The order states that in Pakistan's constitutional democracy, the right to freedom of speech and expression is the most cherished right and there cannot be an abridgement of speech unless it falls within the strict confines of the exceptions to Article 19 of the Constitution.
However, the Court goes on note that the Sedition offence makes serious inroads into the right of freedom of speech and of the press as Section 124A PPC gives wide leeway to a Government, the offence restricts spoken and written words both by the people and the press.
"This impacts the people in a number of ways. On the one hand they are placed under threat of the unstructured discretion of a police officer and on the other, they are enjoined to receive restrictive information at the whims of the Government. Thereby, the right granted by Article 19-A is also infringed," the Court held
The Court also observed that the provision seriously dents the right to publish freely by the press and to impart information through different platforms used by media as any writings on political issues or discourse on matters of public importance may be caught by the mischief of S.124-A and would have the unpalatable effect of inhibiting free press.
The Court observed that if section 124-A were allowed to stand in its present form, the media and the press would also be caught by its mischief and contrary to its role of informing the general public regarding issues of a political nature, it will be shackled by its ability to do so by the provisions of section 124-A which would pose a constant threat to a free press to write freely and to dispense information without any fear of prosecution.
Significantly, while taking into account three key words used in Section 124-A — contempt, hatred and disaffection, the Court observed that the word 'disinfection' is the absence of affection or goodwill and it is inconceivable that such a mild sentiment will attract offence.
The Court added that is virtually no affection amongst the political opponents and so anything they utter will attract Section 124-A in its present form. Interestingly, the Court opined that any political opponent or a citizen holding loyalty to a different political group (other than the one in power) will be committing the offence of Sedition.

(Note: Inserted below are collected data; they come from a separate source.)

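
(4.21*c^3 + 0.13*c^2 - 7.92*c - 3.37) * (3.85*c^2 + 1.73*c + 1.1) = 16.2085*c^5 + 7.7838*c^4 - 25.6361*c^3 - 26.5331*c^2 - 14.5421*c - 3.707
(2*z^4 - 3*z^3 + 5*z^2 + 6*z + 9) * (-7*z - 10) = -14*z^5 + z^4 - 5*z^3 - 92*z^2 - 123*z - 90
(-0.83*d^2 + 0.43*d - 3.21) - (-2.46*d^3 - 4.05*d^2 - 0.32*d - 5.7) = 2.46*d^3 + 3.22*d^2 + 0.75*d + 2.49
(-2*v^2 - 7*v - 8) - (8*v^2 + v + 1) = -10*v^2 - 8*v - 9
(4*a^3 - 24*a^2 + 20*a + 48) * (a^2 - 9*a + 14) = 4*a^5 - 60*a^4 + 292*a^3 - 468*a^2 - 152*a + 672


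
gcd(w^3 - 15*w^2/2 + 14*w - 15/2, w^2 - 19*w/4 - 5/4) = w - 5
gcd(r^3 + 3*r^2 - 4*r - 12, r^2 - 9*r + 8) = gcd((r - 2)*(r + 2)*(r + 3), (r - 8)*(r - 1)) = 1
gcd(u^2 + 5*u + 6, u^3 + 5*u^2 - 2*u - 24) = u + 3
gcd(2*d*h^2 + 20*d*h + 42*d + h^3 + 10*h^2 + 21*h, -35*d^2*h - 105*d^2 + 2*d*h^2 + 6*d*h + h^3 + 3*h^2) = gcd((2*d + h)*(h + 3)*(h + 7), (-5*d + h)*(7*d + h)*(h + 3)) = h + 3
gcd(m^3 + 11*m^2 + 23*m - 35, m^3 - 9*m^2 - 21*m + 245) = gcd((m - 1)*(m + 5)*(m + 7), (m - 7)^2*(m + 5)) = m + 5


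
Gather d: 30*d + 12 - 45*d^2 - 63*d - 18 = -45*d^2 - 33*d - 6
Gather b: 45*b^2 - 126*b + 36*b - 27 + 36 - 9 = 45*b^2 - 90*b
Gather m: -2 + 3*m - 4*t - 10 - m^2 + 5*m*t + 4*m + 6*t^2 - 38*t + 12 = -m^2 + m*(5*t + 7) + 6*t^2 - 42*t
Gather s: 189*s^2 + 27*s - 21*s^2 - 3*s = 168*s^2 + 24*s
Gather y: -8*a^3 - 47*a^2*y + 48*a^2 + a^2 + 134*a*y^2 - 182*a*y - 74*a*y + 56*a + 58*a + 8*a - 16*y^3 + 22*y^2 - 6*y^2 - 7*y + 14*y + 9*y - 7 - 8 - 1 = -8*a^3 + 49*a^2 + 122*a - 16*y^3 + y^2*(134*a + 16) + y*(-47*a^2 - 256*a + 16) - 16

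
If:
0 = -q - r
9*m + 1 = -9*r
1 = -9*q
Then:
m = -2/9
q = -1/9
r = 1/9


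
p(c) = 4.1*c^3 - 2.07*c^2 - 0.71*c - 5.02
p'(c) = 12.3*c^2 - 4.14*c - 0.71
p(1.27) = -0.86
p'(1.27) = 13.87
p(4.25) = 269.31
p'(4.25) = 203.86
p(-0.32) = -5.14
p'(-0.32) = 1.87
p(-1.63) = -27.12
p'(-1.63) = 38.72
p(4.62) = 351.82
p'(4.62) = 242.70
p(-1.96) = -42.45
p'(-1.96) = 54.66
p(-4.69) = -470.19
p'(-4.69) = 289.26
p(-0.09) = -4.98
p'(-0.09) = -0.24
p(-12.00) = -7379.38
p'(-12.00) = 1820.17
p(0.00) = -5.02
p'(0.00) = -0.71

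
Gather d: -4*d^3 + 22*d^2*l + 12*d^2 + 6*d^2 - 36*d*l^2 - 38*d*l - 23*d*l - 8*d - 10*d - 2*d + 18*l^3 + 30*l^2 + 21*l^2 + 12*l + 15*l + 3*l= -4*d^3 + d^2*(22*l + 18) + d*(-36*l^2 - 61*l - 20) + 18*l^3 + 51*l^2 + 30*l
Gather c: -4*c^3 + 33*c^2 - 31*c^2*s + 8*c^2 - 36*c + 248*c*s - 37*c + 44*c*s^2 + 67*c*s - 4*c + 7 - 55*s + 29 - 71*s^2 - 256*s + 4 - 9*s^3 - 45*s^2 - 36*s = -4*c^3 + c^2*(41 - 31*s) + c*(44*s^2 + 315*s - 77) - 9*s^3 - 116*s^2 - 347*s + 40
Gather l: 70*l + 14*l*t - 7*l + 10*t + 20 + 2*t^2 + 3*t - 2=l*(14*t + 63) + 2*t^2 + 13*t + 18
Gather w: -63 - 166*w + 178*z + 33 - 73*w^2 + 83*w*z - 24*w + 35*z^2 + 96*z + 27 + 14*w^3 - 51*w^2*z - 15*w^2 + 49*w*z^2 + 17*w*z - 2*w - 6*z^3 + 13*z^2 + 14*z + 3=14*w^3 + w^2*(-51*z - 88) + w*(49*z^2 + 100*z - 192) - 6*z^3 + 48*z^2 + 288*z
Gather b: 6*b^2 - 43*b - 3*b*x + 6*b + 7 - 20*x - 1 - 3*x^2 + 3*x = 6*b^2 + b*(-3*x - 37) - 3*x^2 - 17*x + 6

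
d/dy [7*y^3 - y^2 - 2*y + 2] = 21*y^2 - 2*y - 2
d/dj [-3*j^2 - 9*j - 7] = -6*j - 9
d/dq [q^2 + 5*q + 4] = 2*q + 5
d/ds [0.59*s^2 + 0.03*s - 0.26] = 1.18*s + 0.03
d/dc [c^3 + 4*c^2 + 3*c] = 3*c^2 + 8*c + 3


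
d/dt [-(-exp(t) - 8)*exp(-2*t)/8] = (-exp(t) - 16)*exp(-2*t)/8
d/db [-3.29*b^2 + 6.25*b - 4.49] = 6.25 - 6.58*b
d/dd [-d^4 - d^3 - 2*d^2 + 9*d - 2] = -4*d^3 - 3*d^2 - 4*d + 9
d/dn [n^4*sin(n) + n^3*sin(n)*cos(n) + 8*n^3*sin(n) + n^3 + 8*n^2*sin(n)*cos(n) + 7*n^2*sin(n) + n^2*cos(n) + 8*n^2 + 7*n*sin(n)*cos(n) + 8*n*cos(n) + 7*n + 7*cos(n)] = n^4*cos(n) + 4*n^3*sin(n) + 8*n^3*cos(n) + n^3*cos(2*n) + 23*n^2*sin(n) + 3*n^2*sin(2*n)/2 + 7*n^2*cos(n) + 8*n^2*cos(2*n) + 3*n^2 + 6*n*sin(n) + 8*n*sin(2*n) + 2*n*cos(n) + 7*n*cos(2*n) + 16*n - 7*sin(n) + 7*sin(2*n)/2 + 8*cos(n) + 7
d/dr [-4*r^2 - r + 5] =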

"Taken in its present form, S. 124-A demands allegiance and loyalty by all opposition parties and their members by the citizens and members of the press towards the Federal or Provincial Governments of the day. By Explanation 1, disloyalty and feelings of enmity have also been included in the expression disaffection. This means that any political opponents or a citizen holding loyalty to a different political group will be committing an offence by doing so. He will, by necessary implication, be disloyal to the Federal or Provincial Government in power. This is antithetical to the very concept of democracy and constitutionalism. This also implies that at any particular moment, nearly half of the population will be guilty of the offence of seditious libel, en banc"
Further, underscoring that the people of this country are the masters and the holders of offices of the Government are the public servants, the HC observed that this situation cannot be rendered topsy-turvy by arming the public servants with the power to stifle the masters.
"Section 124-A connotes a stark regression in the protection of right guaranteed by Article 19 and must yield in its favour. Section 124-A is incompatible with the foundational principles of constitutional democracy and as a relic of past, must be consigned to oblivion. It has no place in a society which relishes new ideas and critical analysis to advance itself. The prohibition of mere criticism of Government that does not invite violence reflects an antiquated view of the relationship between the state and society," the Court added.
Consequently, the Court held that section 124-A abridges and limits political speech which cannot be countenanced in a free constitutional democracy with freedom of speech and press as the core values and therefore, it was struck down by the High Court.